Art. 2. Voor de toepassing van dit decreet wordt verstaan onder :

  1. bevoegde administratie : de entiteit binnen de Vlaamse administratie die door de Vlaamse Regering wordt belast met de uitvoering van de taken vermeld in dit decreet;

  2. handelsgeheel : een geheel van kleinhandelsbedrijven, ongeacht of deze zich in afzonderlijke gebouwen bevinden en of dezelfde persoon de projectontwikkelaar, de eigenaar of de uitbater is, waarbij de kleinhandelsbedrijven voldoen aan de volgende voorwaarden :

    1. ze vormen een ruimtelijk aaneengesloten geheel;

    2. ze zijn van rechtswege of feitelijk met elkaar verbonden, in het bijzonder op financieel, commercieel of ruimtelijk vlak;

  3. kernwinkelgebied : een gebied afgebakend in een gemeentelijke stedenbouwkundige verordening of een gemeentelijk ruimtelijk uitvoeringsplan waar via stedenbouwkundige voorschriften een stimulerend beleid inzake kleinhandel wordt gevoerd;

  4. kleinhandelsbedrijf : een distributie-eenheid waarvan de activiteit bestaat uit het te koop aanbieden of wederverkopen van goederen aan consumenten, zonder die goederen andere behandelingen te laten ondergaan dan de behandelingen die in de handel gebruikelijk zijn;

  5. kleinhandelslint : een opeenvolging van minstens drie kleinhandelsbedrijven langs een invals- of verbindingsweg zonder gemeenschappelijke parking of gemeenschappelijke in- en uitrit;

  6. kleinhandelszone : een specifiek door een plan van aanleg of een ruimtelijk uitvoeringsplan afgebakend gebied voor de vestiging van kleinhandelsbedrijven en handelsgehelen;

  7. netto handelsoppervlakte : de oppervlakte, bestemd voor het te koop aanbieden of de verkoop die toegankelijk is voor het publiek, met inbegrip van de niet-overdekte oppervlakten. Die oppervlakte omvat eveneens de kassazones, de zones die zich achter de kassa's bevinden en de inkomruimte;

  8. winkelarm gebied : een gebied afgebakend in een provinciale of gemeentelijke stedenbouwkundige verordening of een provinciaal of gemeentelijk ruimtelijk uitvoeringsplan waar via stedenbouwkundige voorschriften beperkingen aan de kleinhandel worden opgelegd.

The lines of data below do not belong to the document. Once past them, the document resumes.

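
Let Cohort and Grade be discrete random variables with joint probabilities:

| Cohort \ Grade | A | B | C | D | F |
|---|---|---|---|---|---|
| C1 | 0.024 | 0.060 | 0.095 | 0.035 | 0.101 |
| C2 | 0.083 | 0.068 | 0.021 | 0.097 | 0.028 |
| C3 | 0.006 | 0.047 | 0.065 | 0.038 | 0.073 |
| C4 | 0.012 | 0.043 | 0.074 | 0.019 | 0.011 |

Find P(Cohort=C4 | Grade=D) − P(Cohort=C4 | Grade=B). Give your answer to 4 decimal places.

P(Grade=D) = 0.035 + 0.097 + 0.038 + 0.019 = 0.189; P(Cohort=C4 | Grade=D) = 0.019/0.189 = 0.10053.
P(Grade=B) = 0.060 + 0.068 + 0.047 + 0.043 = 0.218; P(Cohort=C4 | Grade=B) = 0.043/0.218 = 0.19725.
Difference = -0.0967.

-0.0967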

    Art. 3. Voor de toepassing van dit decreet worden volgende categorieën als categorieën van kleinhandelsactiviteiten beschouwd :

  9. verkoop van voeding;

  10. verkoop van goederen voor persoonsuitrusting;

  11. verkoop van planten, bloemen en goederen voor land- en tuinbouw;

  12. verkoop van andere producten.

    Art. 4. Het Vlaamse Gewest voert in samenwerking met de gemeenten en provincies een integraal handelsvestigingsbeleid dat gericht is op :

  13. het creëren van duurzame vestigingsmogelijkheden voor kleinhandel, met inbegrip van het vermijden van ongewenste kleinhandelslinten;

  14. het waarborgen van een toegankelijk aanbod voor consumenten;

  15. het waarborgen en versterken van de leefbaarheid in het stedelijk milieu, met inbegrip van het versterken van kernwinkelgebieden;

  16. het bewerkstelligen van een duurzame mobiliteit.

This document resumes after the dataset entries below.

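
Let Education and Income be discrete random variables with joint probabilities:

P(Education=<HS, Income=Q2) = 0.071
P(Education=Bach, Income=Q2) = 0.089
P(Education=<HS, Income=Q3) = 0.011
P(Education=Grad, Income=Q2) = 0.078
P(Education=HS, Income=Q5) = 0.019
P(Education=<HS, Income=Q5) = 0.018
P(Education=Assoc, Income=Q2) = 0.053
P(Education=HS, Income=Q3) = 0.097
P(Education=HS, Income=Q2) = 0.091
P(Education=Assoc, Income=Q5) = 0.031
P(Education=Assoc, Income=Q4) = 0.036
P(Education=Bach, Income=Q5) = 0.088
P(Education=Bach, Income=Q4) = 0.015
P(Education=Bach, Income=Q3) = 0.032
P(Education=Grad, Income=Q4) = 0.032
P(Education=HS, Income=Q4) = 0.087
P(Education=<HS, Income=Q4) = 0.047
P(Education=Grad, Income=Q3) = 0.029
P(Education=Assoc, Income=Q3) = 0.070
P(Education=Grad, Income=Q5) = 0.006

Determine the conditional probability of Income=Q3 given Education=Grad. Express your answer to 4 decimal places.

P(Education=Grad) = 0.078 + 0.029 + 0.032 + 0.006 = 0.145.
P(Income=Q3 | Education=Grad) = 0.029/0.145 = 0.2000.

0.2000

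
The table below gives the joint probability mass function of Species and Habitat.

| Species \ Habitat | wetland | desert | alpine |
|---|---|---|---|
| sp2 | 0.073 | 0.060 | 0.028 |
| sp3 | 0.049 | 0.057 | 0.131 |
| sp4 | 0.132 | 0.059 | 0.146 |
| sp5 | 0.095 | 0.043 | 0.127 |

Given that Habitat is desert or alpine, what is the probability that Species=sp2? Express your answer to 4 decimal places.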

    HOOFDSTUK 2. - Visievorming

    Art. 5. De Vlaamse Regering kan in uitvoering van de doelstellingen, vermeld in artikel 4, een Vlaams beleidskader integraal handelsvestigingsbeleid vaststellen. Zij maakt dit beleidskader bekend.

    Zij wint hierbij het advies in van het Comité voor Kleinhandel, vermeld in artikel 8.

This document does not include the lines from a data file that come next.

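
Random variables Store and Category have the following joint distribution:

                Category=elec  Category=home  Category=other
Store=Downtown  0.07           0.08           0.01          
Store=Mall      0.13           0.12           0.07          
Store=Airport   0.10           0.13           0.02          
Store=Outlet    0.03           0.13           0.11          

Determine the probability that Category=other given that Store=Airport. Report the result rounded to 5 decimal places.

P(Store=Airport) = 0.10 + 0.13 + 0.02 = 0.25.
P(Category=other | Store=Airport) = 0.02/0.25 = 0.08000.

0.08000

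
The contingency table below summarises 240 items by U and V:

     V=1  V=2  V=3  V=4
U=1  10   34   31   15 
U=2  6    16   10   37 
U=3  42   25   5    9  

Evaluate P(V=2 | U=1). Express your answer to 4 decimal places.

Total with U=1: 10 + 34 + 31 + 15 = 90.
P(V=2 | U=1) = 34/90 = 0.3778.

0.3778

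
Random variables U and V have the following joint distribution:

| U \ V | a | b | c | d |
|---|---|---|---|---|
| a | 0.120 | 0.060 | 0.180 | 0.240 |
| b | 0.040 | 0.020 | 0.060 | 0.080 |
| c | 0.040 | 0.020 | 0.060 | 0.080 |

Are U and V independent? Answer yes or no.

yes

Every cell satisfies P(U,V) = P(U)·P(V). For instance P(U=b) = 0.200, P(V=b) = 0.100, and 0.200×0.100 = 0.020 matches the joint entry. So U and V are independent.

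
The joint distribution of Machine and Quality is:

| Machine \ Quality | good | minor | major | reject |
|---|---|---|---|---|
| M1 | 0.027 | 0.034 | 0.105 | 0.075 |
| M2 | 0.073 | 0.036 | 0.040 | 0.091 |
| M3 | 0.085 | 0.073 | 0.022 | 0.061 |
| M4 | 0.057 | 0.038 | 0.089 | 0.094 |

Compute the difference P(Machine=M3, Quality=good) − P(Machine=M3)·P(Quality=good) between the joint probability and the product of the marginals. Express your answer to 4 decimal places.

P(Machine=M3) = 0.085 + 0.073 + 0.022 + 0.061 = 0.241.
P(Quality=good) = 0.027 + 0.073 + 0.085 + 0.057 = 0.242.
P(Machine=M3, Quality=good) − P(Machine=M3)P(Quality=good) = 0.085 − 0.241×0.242 = 0.0267.

0.0267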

    Art. 6. Provincies en gemeenten kunnen in uitvoering van de doelstellingen, vermeld in artikel 4, een lokale visie op het vlak van het integraal handelsvestigingsbeleid ontwikkelen. Zij maken deze lokale visie bekend.

    Provincies en gemeenten kunnen hierbij het advies inwinnen van het Comité voor Kleinhandel, vermeld in artikel 8.

    De provinciale visie richt zich naar het Vlaams beleidskader integraal handelsvestigingsbeleid, als dit bestaat. De gemeentelijke visie richt zich naar het Vlaams beleidskader en naar de provinciale visie, als deze bestaan.

    Provincies en gemeenten passen zo nodig hun lokale visie aan aan het Vlaams beleidskader integraal handelsvestigingsbeleid na de bekendmaking ervan.

    Gemeenten passen zo nodig hun lokale visie aan aan het Vlaams beleidskader integraal handelsvestigingsbeleid of de lokale visie van de provincie na de bekendmaking ervan.

    Art. 7. Overheden kunnen de visie op het vlak van het integraal handelsvestigingsbeleid integreren in ruimtelijke structuurplannen.

    Art. 8. Het Comité voor Kleinhandel bestaat uit :

  17. vier vertegenwoordigers van de Vlaamse administratie, waaronder een vertegenwoordiger van de bevoegde administratie die de vergaderingen voorzit;

  18. een vertegenwoordiger van representatieve verbruikersorganisaties;

  19. vier vertegenwoordigers van representatieve werkgevers- en werknemersorganisaties.

    De Vlaamse Regering bepaalt de nadere regelen omtrent de samenstelling en de werking van het Comité voor Kleinhandel.

    Art. 9. Het Comité voor Kleinhandel kan advies geven, opmerkingen maken of voorstellen doen over alle aangelegenheden met betrekking tot een integraal handelsvestigingsbeleid, op eigen initiatief of op verzoek van de Vlaamse Regering.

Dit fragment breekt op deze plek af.